Bacalao Encebollado - Salted codfish in rich onion sauce

      If you ask me which part of my childhood I remember most, the first thing that comes to my mind are the numerous weekends that my parents took my brother and me out to eat.  To us, an exceptional weekend meant getting in my father's car, neatly dressed  in our Sunday's best clothes, and drive all the way without looking back,  hiding from the heat of the South of Tenerife to take refuge, at least once a month, in the colder, fresher temperatures of the North.  Our destination was a small, rural town called Tacoronte, where my father knew a local Canarian family who converted their garage into a huge restaurant to serve anybody, who like us, was looking for authentic homemade Canarian cuisine. 
     As soon as you entered the gigantic, grey painted metallic garage doors, visitors were welcomed by the patriarch, whose main job was to attend the bar. I remember my father asking for a quart of local red wine while we waited for a table. The wine, came from the owners who had a small winery, conveniently located at the back patio of the restaurant.  They harvested every year. Curiously, it was served in small pepsi bottles, and I somehow could not understand why I wasn't allowed to have some pepsi too!
     Further inside the restaurant, a small blackboard showed the clientele that Sunday's menu, which was never the same as the previous Sunday.  It all depended on the freshness of that week's available product.  As I recall today, the only dish which you could count on week after week, was "Bacalao Encebollado", or salted codfish in a rich sauté onion sauce.
   Growing up, I learned to appreciate the richness of the fish, the distinctive flavor of that particular Canarian sauce, accompanied by the starchy flavor of "papas arrugadas."  To me, it is a match made in heaven.
    I found out, later on, that the restaurant was passed on to the couple's son and daughter in law. The last time I visited, I ordered, surprisingly!, the Bacalao encebollado.  And to my dismay, it didn´t taste as I remembered.  Relentlessly, I searched my culinary memory file to find the exact codfish recipe that reminisce from my childhood. 
 Today, I want to share my  recipe with you all.  Hope you enjoy it as much as I do eveytime I cook it to my family.
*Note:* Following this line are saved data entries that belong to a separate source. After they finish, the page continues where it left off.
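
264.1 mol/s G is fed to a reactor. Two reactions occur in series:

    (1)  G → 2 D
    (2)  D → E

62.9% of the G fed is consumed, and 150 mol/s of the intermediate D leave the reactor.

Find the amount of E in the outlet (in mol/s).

Conversion of G: G consumed = 1ξ₁ = 0.629 × 264.1 → ξ₁ = 166.1 mol/s.
D balance: n_D = 0 + 2ξ₁ − 1ξ₂ = 150 → ξ₂ = (2·166.1 − 150)/1 = 182.2 mol/s.
Outlet amounts (n = n₀ + Σ ν·ξ):
  G: 264.1 − 1(166.1) = 97.98
  D: 0 + 2(166.1) − 1(182.2) = 150
  E: 0 + 1(182.2) = 182.2

182 mol/s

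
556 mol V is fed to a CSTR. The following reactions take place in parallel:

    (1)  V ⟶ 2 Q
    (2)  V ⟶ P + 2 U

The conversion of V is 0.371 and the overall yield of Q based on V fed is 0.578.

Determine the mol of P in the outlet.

Yield of Q: 2ξ₁ / 556 = 0.578 → ξ₁ = 160.7 mol.
Conversion of V: 1ξ₁ + 1ξ₂ = 0.371 × 556 = 206.3 → ξ₂ = 45.59 mol.
Outlet amounts (n = n₀ + Σ ν·ξ):
  V: 556 − 1(160.7) − 1(45.59) = 349.7
  Q: 0 + 2(160.7) = 321.4
  P: 0 + 1(45.59) = 45.59
  U: 0 + 2(45.59) = 91.18

45.6 mol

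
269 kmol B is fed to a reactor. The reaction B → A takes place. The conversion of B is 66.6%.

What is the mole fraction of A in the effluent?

0.666

B reacted = 0.666 × 269 = 179.2 kmol; ν_B = −1, so ξ = 179.2/1 = 179.2 kmol.
Outlet amounts (n = n₀ + ν ξ):
  B: 269 − 1(179.2) = 89.85
  A: 0 + 1(179.2) = 179.2
Total out = 269 kmol; y_A = 179.2 / 269 = 0.666.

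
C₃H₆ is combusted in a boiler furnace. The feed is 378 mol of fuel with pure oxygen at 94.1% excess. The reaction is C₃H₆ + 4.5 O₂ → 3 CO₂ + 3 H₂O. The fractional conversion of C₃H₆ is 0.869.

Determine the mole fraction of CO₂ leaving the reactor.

0.256

Stoichiometric O₂ = 4.5 × 378 = 1701 mol; O₂ fed = 1701 × 1.941 = 3302 mol.
Fuel reacted = 0.869 × 378 → ξ = 328.5 mol.
Outlet (n = n₀ + ν ξ):
  C₃H₆: 378 − 1(328.5) = 49.52
  O₂: 3302 − 4.5(328.5) = 1823
  CO₂: 0 + 3(328.5) = 985.4
  H₂O: 0 + 3(328.5) = 985.4
Total out = 3844 mol; y_CO₂ = 985.4 / 3844 = 0.2564.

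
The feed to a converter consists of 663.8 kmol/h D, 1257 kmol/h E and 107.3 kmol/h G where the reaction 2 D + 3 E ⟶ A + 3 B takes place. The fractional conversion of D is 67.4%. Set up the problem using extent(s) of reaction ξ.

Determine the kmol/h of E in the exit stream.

D reacted = 0.674 × 663.8 = 447.4 kmol/h; ν_D = −2, so ξ = 447.4/2 = 223.7 kmol/h.
Outlet amounts (n = n₀ + ν ξ):
  D: 663.8 − 2(223.7) = 216.4
  E: 1257 − 3(223.7) = 585.9
  A: 0 + 1(223.7) = 223.7
  B: 0 + 3(223.7) = 671.1
  G: 107.3 (inert)

586 kmol/h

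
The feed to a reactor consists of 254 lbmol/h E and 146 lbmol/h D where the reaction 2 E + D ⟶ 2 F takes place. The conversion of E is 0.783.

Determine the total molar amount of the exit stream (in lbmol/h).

301 lbmol/h

E reacted = 0.783 × 254 = 198.9 lbmol/h; ν_E = −2, so ξ = 198.9/2 = 99.44 lbmol/h.
Outlet amounts (n = n₀ + ν ξ):
  E: 254 − 2(99.44) = 55.12
  D: 146 − 1(99.44) = 46.56
  F: 0 + 2(99.44) = 198.9
Total out = 55.12 + 46.56 + 198.9 = 300.6 lbmol/h.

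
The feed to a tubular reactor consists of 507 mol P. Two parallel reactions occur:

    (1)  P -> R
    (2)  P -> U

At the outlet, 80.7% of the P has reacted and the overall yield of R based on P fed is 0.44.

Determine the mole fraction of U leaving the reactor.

0.367

Yield of R: 1ξ₁ / 507 = 0.44 → ξ₁ = 223.1 mol.
Conversion of P: 1ξ₁ + 1ξ₂ = 0.807 × 507 = 409.1 → ξ₂ = 186.1 mol.
Outlet amounts (n = n₀ + Σ ν·ξ):
  P: 507 − 1(223.1) − 1(186.1) = 97.85
  R: 0 + 1(223.1) = 223.1
  U: 0 + 1(186.1) = 186.1
Total out = 507 mol; y_U = 186.1 / 507 = 0.367.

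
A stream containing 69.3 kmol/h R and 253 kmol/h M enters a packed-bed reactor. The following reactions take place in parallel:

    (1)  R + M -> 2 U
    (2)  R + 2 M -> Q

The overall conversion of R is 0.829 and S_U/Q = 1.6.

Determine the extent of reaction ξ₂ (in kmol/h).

ξ₂ = 31.9 kmol/h

Conversion of R: R consumed = 0.829 × 69.3 = 57.45 kmol/h = 1ξ₁ + 1ξ₂.
Selectivity: 2ξ₁ / (1ξ₂) = 1.6 → ξ₁ = 0.8 ξ₂.
Substitute: (1·0.8 + 1) ξ₂ = 57.45 → ξ₂ = 31.92 kmol/h, ξ₁ = 25.53 kmol/h.
Outlet amounts (n = n₀ + Σ ν·ξ):
  R: 69.3 − 1(25.53) − 1(31.92) = 11.85
  M: 253 − 1(25.53) − 2(31.92) = 163.6
  U: 0 + 2(25.53) = 51.07
  Q: 0 + 1(31.92) = 31.92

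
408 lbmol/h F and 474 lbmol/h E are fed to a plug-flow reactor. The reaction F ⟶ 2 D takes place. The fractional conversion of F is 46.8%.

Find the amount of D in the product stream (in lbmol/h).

F reacted = 0.468 × 408 = 190.9 lbmol/h; ν_F = −1, so ξ = 190.9/1 = 190.9 lbmol/h.
Outlet amounts (n = n₀ + ν ξ):
  F: 408 − 1(190.9) = 217.1
  D: 0 + 2(190.9) = 381.9
  E: 474 (inert)

382 lbmol/h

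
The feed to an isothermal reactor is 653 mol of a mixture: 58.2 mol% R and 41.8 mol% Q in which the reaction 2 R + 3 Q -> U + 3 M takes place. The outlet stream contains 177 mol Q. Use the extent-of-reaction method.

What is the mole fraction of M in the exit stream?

For Q: n = n₀ − 3ξ → 177 = 273 − 3ξ, giving ξ = 31.98 mol.
Outlet amounts (n = n₀ + ν ξ):
  R: 380 − 2(31.98) = 316.1
  Q: 273 − 3(31.98) = 177
  U: 0 + 1(31.98) = 31.98
  M: 0 + 3(31.98) = 95.95
Total out = 621 mol; y_M = 95.95 / 621 = 0.1545.

0.155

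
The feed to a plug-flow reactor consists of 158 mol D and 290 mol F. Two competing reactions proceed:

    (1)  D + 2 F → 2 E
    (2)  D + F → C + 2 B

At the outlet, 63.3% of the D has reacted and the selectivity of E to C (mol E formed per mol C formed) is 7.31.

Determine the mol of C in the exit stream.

Conversion of D: D consumed = 0.633 × 158 = 100 mol = 1ξ₁ + 1ξ₂.
Selectivity: 2ξ₁ / (1ξ₂) = 7.31 → ξ₁ = 3.655 ξ₂.
Substitute: (1·3.655 + 1) ξ₂ = 100 → ξ₂ = 21.49 mol, ξ₁ = 78.53 mol.
Outlet amounts (n = n₀ + Σ ν·ξ):
  D: 158 − 1(78.53) − 1(21.49) = 57.99
  F: 290 − 2(78.53) − 1(21.49) = 111.5
  E: 0 + 2(78.53) = 157.1
  C: 0 + 1(21.49) = 21.49
  B: 0 + 2(21.49) = 42.97

21.5 mol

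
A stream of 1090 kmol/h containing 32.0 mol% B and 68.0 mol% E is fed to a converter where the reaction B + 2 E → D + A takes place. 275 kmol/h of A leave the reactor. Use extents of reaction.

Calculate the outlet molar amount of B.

73.8 kmol/h

For A: n = n₀ + 1ξ → 275 = 0 + 1ξ, giving ξ = 275 kmol/h.
Outlet amounts (n = n₀ + ν ξ):
  B: 348.8 − 1(275) = 73.8
  E: 741.2 − 2(275) = 191.2
  D: 0 + 1(275) = 275
  A: 0 + 1(275) = 275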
 4 unsalted cod fish filets
1 onion
1 small ripe tomato, cubed                            
5 cloves of garlic roughly chopped
1 medium red pepper
1 medium green pepper
1/3 cup of chopped fresh parsley
1/3 cup of chopped fresh cilantro leaves
1 bay leave
1/2 teaspoon of Spanish paprika
A dash of thyme
1/8 of a teaspoon of ground cumin
Salt and pepper to taste
1 cup of white wine
1 cup of water

     Whenever possible, I recommend that you buy unsalted, frozen cod fish for this recipe. However, if you buy salted cod fish, it needs to sit in a container filled with water for 24 hours before cooking; and you should change the water, at least once, to get rid of the excess of salt in the fish.
     Slice the onion thinly, and sauté in olive oil in a shallow pan until it becomes almost transparent.  Add the chopped garlic, the sliced peppers, and stir.  Cook for about 5 minutes, and then add the tomatoes, salt, pepper, thyme, parsley, cilantro, the bay leave, cumin, and the paprika. (This is what Spanish cuisine usually refers as a "sofrito".  And most of the time is typically the base for many sauces) Stir and let cook for another 5 to 10 minutes. 
     Meanwhile, wash the codfish and pat dry with a paper towel. 
     Arrange the codfish around the pan with all the "sofrito"; pour the white wine and the water.  Stir carefully and cover to cook on medium heat for about 15 minutes.  The cooking time depends on how thick the codfish is. I suggest checking the fish after 10 minutes for doneness. 
      I like to eat my Canarian style cod fish with Canarian potatoes, called here "papas arrugadas," which has a funny translation: wrinkled potatoes (check the recipe in my blog,); or enjoy this sublime fish simply with plain white rice. 
       It is not a complicated meal, but full of hearty flavor that it is reminiscent of my childhood.  Que aproveche!


pilar creus said...

¡Bieennn, ya era hora de que volvieras.....! Gracias por la receta. Un beso

Marilyn said...

Hola Naty,
Gracias por tu visita y comentario. Que bella son las islas Canarias! Tu esposo, estoy segura que no lleva uno de mis traumas cubanos =) y es la añoranza al sol y la playa. Creo que la comida cubana se asemeja bastante a la cocina canaria, ya que Cuba tiene una gran ascendencia canaria. Saludos afectuosos desde un mojado y frio Norte de California.